Preheat oven to 350°F. Line a 13x9x2" metal baking pan with parchment paper and grease with butter. Whisk flour, baking powder, and salt in a medium bowl to blend. Whisk egg yolks, 1/2 cup sugar, oil, and 1/2 cup water in a large bowl. Beat in flour mixture. Stir in coconut. Using an electric mixer fitted with clean, dry beaters, beat egg whites in another medium bowl until soft peaks form. Gradually beat in remaining 1/4 cup sugar. Fold into batter just to blend. Pour into prepared pan and bake until puffed, lightly golden, and a tester inserted into center of cake comes out clean, about 30 minutes.
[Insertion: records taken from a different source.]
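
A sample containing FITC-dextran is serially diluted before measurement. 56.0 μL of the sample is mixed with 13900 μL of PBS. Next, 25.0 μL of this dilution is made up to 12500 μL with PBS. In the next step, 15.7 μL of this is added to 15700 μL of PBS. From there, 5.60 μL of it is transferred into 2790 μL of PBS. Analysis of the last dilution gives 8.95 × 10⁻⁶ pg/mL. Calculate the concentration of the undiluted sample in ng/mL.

557 ng/mL

Overall dilution factor = 249.2 × 500 × 1001 × 499.2 = 6.23 × 10¹⁰.
Original = 8.95 × 10⁻⁶ pg/mL × 6.23 × 10¹⁰ = 5.57 × 10⁵ pg/mL = 557 ng/mL.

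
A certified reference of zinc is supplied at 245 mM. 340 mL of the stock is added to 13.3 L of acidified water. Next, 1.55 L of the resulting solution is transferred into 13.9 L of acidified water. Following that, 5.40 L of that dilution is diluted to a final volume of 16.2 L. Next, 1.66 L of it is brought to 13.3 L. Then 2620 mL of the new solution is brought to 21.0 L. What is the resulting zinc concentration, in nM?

Overall dilution factor = 40.12 × 9.968 × 3 × 8.012 × 8.015 = 7.70 × 10⁴.
245 mM / 7.70 × 10⁴ = 3.18 × 10⁻³ mM = 3180 nM.

3180 nM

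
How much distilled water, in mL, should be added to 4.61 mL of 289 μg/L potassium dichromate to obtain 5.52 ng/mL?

237 mL

5.52 ng/mL = 5.52 μg/L.
V₂ = C₁V₁/C₂ = 289 × 4.61 / 5.52 = 241 mL.
Diluent to add = V₂ − V₁ = 241 − 4.61 = 237 mL.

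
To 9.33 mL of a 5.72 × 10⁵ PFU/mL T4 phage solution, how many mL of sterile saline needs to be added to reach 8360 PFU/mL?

V₂ = C₁V₁/C₂ = 5.72 × 10⁵ × 9.33 / 8360 = 638 mL.
Diluent to add = V₂ − V₁ = 638 − 9.33 = 629 mL.

629 mL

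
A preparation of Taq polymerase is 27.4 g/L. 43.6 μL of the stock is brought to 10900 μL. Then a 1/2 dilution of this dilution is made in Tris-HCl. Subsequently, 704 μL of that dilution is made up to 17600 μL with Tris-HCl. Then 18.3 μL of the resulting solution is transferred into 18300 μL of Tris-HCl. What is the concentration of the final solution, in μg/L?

Overall dilution factor = 250 × 2 × 25 × 1001 = 1.25 × 10⁷.
27.4 g/L / 1.25 × 10⁷ = 2.19 × 10⁻⁶ g/L = 2.19 μg/L.

2.19 μg/L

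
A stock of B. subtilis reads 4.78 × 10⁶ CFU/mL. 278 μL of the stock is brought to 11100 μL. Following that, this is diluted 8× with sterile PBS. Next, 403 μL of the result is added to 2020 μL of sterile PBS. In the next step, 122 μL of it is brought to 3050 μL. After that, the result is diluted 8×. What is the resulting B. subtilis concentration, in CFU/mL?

Overall dilution factor = 39.93 × 8 × 6.012 × 25 × 8 = 3.84 × 10⁵.
4.78 × 10⁶ CFU/mL / 3.84 × 10⁵ = 12.4 CFU/mL.

12.4 CFU/mL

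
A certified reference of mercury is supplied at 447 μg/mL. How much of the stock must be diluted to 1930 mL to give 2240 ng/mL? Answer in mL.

2240 ng/mL = 2.24 μg/mL.
V₁ = C₂V₂/C₁ = 2.24 × 1930 / 447 = 9.67 mL.

9.67 mL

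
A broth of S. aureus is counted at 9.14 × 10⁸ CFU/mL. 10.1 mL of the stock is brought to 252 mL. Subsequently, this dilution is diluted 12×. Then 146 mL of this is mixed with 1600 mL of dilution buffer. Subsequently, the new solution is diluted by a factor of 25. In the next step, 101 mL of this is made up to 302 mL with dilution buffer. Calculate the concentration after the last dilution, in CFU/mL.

3410 CFU/mL

Overall dilution factor = 24.95 × 12 × 11.96 × 25 × 2.990 = 2.68 × 10⁵.
9.14 × 10⁸ CFU/mL / 2.68 × 10⁵ = 3410 CFU/mL.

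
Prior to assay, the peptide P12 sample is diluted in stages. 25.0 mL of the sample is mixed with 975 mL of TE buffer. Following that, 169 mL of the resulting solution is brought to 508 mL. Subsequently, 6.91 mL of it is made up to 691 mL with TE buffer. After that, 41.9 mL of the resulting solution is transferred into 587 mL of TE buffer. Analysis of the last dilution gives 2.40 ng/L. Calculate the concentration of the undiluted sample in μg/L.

Overall dilution factor = 40 × 3.006 × 100 × 15.01 = 1.80 × 10⁵.
Original = 2.40 ng/L × 1.80 × 10⁵ = 4.33 × 10⁵ ng/L = 433 μg/L.

433 μg/L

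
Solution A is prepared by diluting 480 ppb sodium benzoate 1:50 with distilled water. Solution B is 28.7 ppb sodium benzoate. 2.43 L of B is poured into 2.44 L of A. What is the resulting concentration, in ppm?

0.0191 ppm

C_A = 480 ppb / 50 = 9.60 ppb.
C_mix = (C_A·V_A + C_B·V_B)/(V_A + V_B) = (9.60×2.44 + 28.7×2.43) / 4.870 = 19.1 ppb = 0.0191 ppm.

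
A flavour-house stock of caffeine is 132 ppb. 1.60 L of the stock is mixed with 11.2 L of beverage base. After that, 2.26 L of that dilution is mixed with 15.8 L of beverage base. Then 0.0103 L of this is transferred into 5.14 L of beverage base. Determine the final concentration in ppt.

4.13 ppt

Overall dilution factor = 8 × 7.991 × 500.0 = 3.20 × 10⁴.
132 ppb / 3.20 × 10⁴ = 4.13 × 10⁻³ ppb = 4.13 ppt.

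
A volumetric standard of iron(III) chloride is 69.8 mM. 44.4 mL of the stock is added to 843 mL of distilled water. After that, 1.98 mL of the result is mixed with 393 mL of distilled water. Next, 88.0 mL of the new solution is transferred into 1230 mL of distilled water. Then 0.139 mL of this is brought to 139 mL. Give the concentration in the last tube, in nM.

1.17 nM

Overall dilution factor = 19.99 × 199.5 × 14.98 × 1000 = 5.97 × 10⁷.
69.8 mM / 5.97 × 10⁷ = 1.17 × 10⁻⁶ mM = 1.17 nM.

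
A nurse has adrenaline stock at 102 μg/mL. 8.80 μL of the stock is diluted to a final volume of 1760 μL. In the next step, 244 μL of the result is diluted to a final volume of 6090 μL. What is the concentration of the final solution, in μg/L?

Overall dilution factor = 200 × 24.96 = 4992.
102 μg/mL / 4992 = 0.0204 μg/mL = 20.4 μg/L.

20.4 μg/L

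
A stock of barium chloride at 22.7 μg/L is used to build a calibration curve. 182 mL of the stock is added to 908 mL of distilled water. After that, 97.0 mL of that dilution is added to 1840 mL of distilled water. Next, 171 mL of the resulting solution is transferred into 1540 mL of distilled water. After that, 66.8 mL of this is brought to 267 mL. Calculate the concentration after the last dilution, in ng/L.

4.75 ng/L

Overall dilution factor = 5.989 × 19.97 × 10.01 × 3.997 = 4783.
22.7 μg/L / 4783 = 4.75 × 10⁻³ μg/L = 4.75 ng/L.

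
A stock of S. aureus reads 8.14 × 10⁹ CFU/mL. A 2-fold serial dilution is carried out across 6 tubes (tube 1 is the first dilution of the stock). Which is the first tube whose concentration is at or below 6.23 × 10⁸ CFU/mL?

Tube n has concentration 8.14 × 10⁹ CFU/mL / 2ⁿ.
Need 2ⁿ ≥ 8.14 × 10⁹ CFU/mL / 6.23 × 10⁸ CFU/mL = 13.1, so n ≥ 3.71.
First such tube: n = 4.

tube 4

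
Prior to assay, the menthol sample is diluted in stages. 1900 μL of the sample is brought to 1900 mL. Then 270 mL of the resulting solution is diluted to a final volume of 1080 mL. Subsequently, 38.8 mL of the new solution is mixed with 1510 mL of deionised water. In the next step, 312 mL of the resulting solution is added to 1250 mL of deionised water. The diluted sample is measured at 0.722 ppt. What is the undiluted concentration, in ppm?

Overall dilution factor = 1000 × 4 × 39.92 × 5.006 = 7.99 × 10⁵.
Original = 0.722 ppt × 7.99 × 10⁵ = 5.77 × 10⁵ ppt = 0.577 ppm.

0.577 ppm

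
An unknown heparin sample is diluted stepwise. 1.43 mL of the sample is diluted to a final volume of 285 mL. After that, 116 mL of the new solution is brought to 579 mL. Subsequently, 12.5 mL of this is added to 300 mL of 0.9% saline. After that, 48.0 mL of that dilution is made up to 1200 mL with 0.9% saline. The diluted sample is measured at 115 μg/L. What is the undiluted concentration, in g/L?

71.5 g/L

Overall dilution factor = 199.3 × 4.991 × 25 × 25 = 6.22 × 10⁵.
Original = 115 μg/L × 6.22 × 10⁵ = 7.15 × 10⁷ μg/L = 71.5 g/L.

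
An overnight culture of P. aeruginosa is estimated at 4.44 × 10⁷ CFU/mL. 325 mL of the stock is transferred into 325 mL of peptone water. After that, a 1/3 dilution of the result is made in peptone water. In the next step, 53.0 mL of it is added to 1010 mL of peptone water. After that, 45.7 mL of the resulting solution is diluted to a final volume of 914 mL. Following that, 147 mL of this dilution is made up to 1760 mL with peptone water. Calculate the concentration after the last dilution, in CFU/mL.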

Let cool in pan on rack (cake may fall slightly).
2

Instruction 2

Set a strainer over a large bowl; set aside. Combine pineapple, sugar, and 3 cups water in a saucepan and bring to a boil, stirring to dissolve sugar. Purée in a blender until smooth. Pour through strainer; press on solids to extract as much liquid as possible; discard solids. Stir in rum and lime juice. Process in an ice cream maker according to manufacturer's instructions.
3

Instruction 3

Preheat oven to 325°F. Combine sugar, salt, and 3/4 cup water in a small saucepan and bring to a boil. Reduce heat to medium and stir in nuts. Cook for 5 minutes, stirring occasionally. Strain, then transfer nuts to a parchment paper-lined baking sheet. Cook until golden and roasted, 10-12 minutes. Let cool.
4

Instruction 4

In a stand mixer fitted with a whisk attachment, beat egg whites with cream of tartar on low speed until foamy. With machine running on medium speed, gradually add sugar, 1 tablespoon at a time. Add rum and xanthan gum (if using); continue beating until firm peaks form.
5

Instruction 5

Invert cake onto a work surface; peel off parchment. Using a ramekin as a guide, cut cake into 6 rounds, so that each will fit into an 8-ounce ramekin.
6

Instruction 6

Working with 1 ramekin at a time, spoon 3/4 cup sorbet into ramekin; smooth top and place 1 cake round over, pressing to adhere; immediately transfer to freezer. Repeat with remaining ramekins. Freeze for 4 hours.
7

Instruction 7

Run a thin knife around 1 ramekin. Invert onto a work surface. Spread 1 scant cup meringue over top and sides of cake with an offset spatula. Transfer to a rimmed baking sheet and freeze for 30 minutes. Repeat with remaining cakes and meringues; add each to rimmed baking sheet in freezer. DO AHEAD: Assembled cakes can be made 3 days ahead. Cover and keep frozen.
8

Instruction 8

Preheat oven to 450°F. Transfer cakes on sheet pan to oven. Bake until meringue is toasted, 1-2 minutes. Using a large spatula, transfer cakes to plates. Spoon passion fruit juice and pulp around plate. Sprinkle lime zest over meringue. Garnish with macadamia nuts, if using.